The Pleasanton City Council took a couple of significant actions in its final meeting with the current five office-holders that put to bed longstanding issues.
By the time of the next scheduled meeting, Mayor Jennifer Hosterman and Council members Cindy McGovern and Matt Sullivan, will all be lame ducks at the end of their terms. Of the remaining members, either Cheryl Cook-Kallio or Jerry Thorne will be mayor-elect and will be joined by two other newcomers from the trio of Erlene DeMarcus, Karla Brown and Jerry Pentin.
One of the key actions the current council took was a unanimous approval of the report of the Kottinger Place Task Force that moves forward a process that started in 2003. That’s right-- 2003. The task force has been going so long that members have cycled onto to the Pleasanton Gardens Board of Directors and then off (term limits are two terms or six years) and then back on.
The group was tasked with figuring out what to do with the aging 50 senior housing units at Kottinger Place as well as consider a joint venture with Pleasanton Gardens, a 40-unit senior housing complex across Kottinger Avenue. Pleasanton Gardens is a non-profit corporation that was started by four churches in the late 1960s to address the need for affordable housing for low-income senior citizens.
The task force initially presented a report to the City Council in December, 2009, that was rejected by the City Council led by Councilwoman McGovern. (I’ve served as president of the Pleasanton Gardens board since 2011 and been a board member since 2008). The council and our board developed a memorandum of understanding that went nowhere until mid-2011 when the task force gained momentum.
Amazingly, a nine-year process was concluded successfully in just about a year once the task force decided to work with Mid Peninsula Housing on another version of the project. The aggressive schedule started in February this year and included outreach to residents, the neighborhood and lots of work with the task force. In late summer, the task force reached out to Pleasanton Gardens with a proposal to include our land and units in an overall plan—we agreed to move forward.
That resulted in the task force deciding to redevelop both parcels with one-bedroom units that include both cottages similar to the existing units, but with one bedrooms instead of studios, as well as some two and three-story buildings that provide additional security from centralized entrances as well as more units.
When the task force met for its final session, neighborhood folks were out in force with a number of concerns. That was in late August. Over the next six weeks, those concerns were addressed so well that the Housing Commission approved the recommendation unanimously as did the City Council Tuesday evening. The only testimony offered favored the approval and no neighborhood resident spoke against moving forward.

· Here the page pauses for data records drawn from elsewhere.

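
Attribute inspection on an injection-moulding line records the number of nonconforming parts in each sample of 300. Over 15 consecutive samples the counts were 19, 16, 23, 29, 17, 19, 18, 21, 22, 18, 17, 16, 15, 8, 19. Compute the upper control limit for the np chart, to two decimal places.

30.96

p̄ = Σdᵢ / (k·n) = 277 / (15 × 300) = 0.06156
UCL = np̄ + 3·√(np̄(1−p̄)) = 18.4667 + 3 × √(18.4667×0.93844) = 18.4667 + 3 × 4.1629 = 30.9554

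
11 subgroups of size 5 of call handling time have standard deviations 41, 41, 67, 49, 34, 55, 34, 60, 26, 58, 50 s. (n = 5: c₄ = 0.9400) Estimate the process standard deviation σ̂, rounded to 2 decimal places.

49.81

s̄ = (41 + 41 + 67 + 49 + 34 + 55 + 34 + 60 + 26 + 58 + 50) / 11 = 46.8182
σ̂ = s̄ / c₄ = 46.8182 / 0.9400 = 49.8066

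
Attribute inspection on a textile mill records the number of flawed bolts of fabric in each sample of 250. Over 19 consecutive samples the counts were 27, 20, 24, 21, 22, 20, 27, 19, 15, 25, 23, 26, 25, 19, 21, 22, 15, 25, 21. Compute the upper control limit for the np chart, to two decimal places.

p̄ = Σdᵢ / (k·n) = 417 / (19 × 250) = 0.08779
UCL = np̄ + 3·√(np̄(1−p̄)) = 21.9474 + 3 × √(21.9474×0.91221) = 21.9474 + 3 × 4.4744 = 35.3707

35.37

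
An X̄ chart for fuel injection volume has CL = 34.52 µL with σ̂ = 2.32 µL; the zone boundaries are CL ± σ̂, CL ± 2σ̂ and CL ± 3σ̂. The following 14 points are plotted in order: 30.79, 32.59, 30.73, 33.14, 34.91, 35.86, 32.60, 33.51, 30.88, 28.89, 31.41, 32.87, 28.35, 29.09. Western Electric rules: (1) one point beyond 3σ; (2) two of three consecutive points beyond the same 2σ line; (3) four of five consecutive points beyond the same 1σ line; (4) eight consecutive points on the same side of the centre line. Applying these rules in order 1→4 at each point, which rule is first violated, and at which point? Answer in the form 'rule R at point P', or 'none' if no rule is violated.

Zone of each point (C = within 1σ̂, B = 1σ̂–2σ̂, A = 2σ̂–3σ̂, * = beyond 3σ̂; sign = side of CL): 1:-B, 2:-C, 3:-B, 4:-C, 5:+C, 6:+C, 7:-C, 8:-C, 9:-B, 10:-A, 11:-B, 12:-C, 13:-A, 14:-A
Rule 3 (four of five consecutive points beyond the same 1σ limit) is satisfied at point 13.

rule 3 at point 13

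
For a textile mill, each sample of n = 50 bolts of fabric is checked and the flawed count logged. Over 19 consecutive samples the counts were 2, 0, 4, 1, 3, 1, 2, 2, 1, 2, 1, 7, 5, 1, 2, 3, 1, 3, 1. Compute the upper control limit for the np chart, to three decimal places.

p̄ = Σdᵢ / (k·n) = 42 / (19 × 50) = 0.04421
UCL = np̄ + 3·√(np̄(1−p̄)) = 2.2105 + 3 × √(2.2105×0.95579) = 2.2105 + 3 × 1.4535 = 6.5712

6.571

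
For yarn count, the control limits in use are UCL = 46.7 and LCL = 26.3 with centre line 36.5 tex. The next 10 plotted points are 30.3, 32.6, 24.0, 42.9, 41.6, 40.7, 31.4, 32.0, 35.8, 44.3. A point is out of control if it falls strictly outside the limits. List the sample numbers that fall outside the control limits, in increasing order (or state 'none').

3

Compare each point to [26.3, 46.7]: sample 3 = 24.0 < LCL.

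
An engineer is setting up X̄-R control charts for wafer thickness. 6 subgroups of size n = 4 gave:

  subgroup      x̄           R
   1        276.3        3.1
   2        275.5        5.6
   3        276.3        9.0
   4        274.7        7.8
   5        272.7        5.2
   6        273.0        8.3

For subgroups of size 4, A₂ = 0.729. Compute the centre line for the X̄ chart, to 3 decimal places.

X̄̄ = (276.3 + 275.5 + 276.3 + 274.7 + 272.7 + 273.0) / 6 = 1648.5000 / 6 = 274.7500
CL = X̄̄ = 274.7500

274.750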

This will mean adjustments for residents as the development moves ahead, but will result in a project that will double the number of very affordable units for seniors with very limited resources. It also means units that are accessible to people with mobility issues (something that didn’t exist when both projects were constructed 40-plus years ago) that are energy efficient with both heating and air conditioning (there’s no air conditioning at Pleasanton Gardens. Units have wall heaters).
Imagine living in a studio unit with your spouse, let alone with a fulltime caregiver.
The process took a stunningly long amount of time and there is a cost to interminable process. Write me and I will tell you about people I know whose lives have been changed because of how long the approval process ran on the Stoneridge Creek project on the Staples Ranch property on the Stoneridge Drive extension.
But, I am thankful that the council members grabbed this unique opportunity to care for those most vulnerable of us for the next 50 years in quality, safe housing.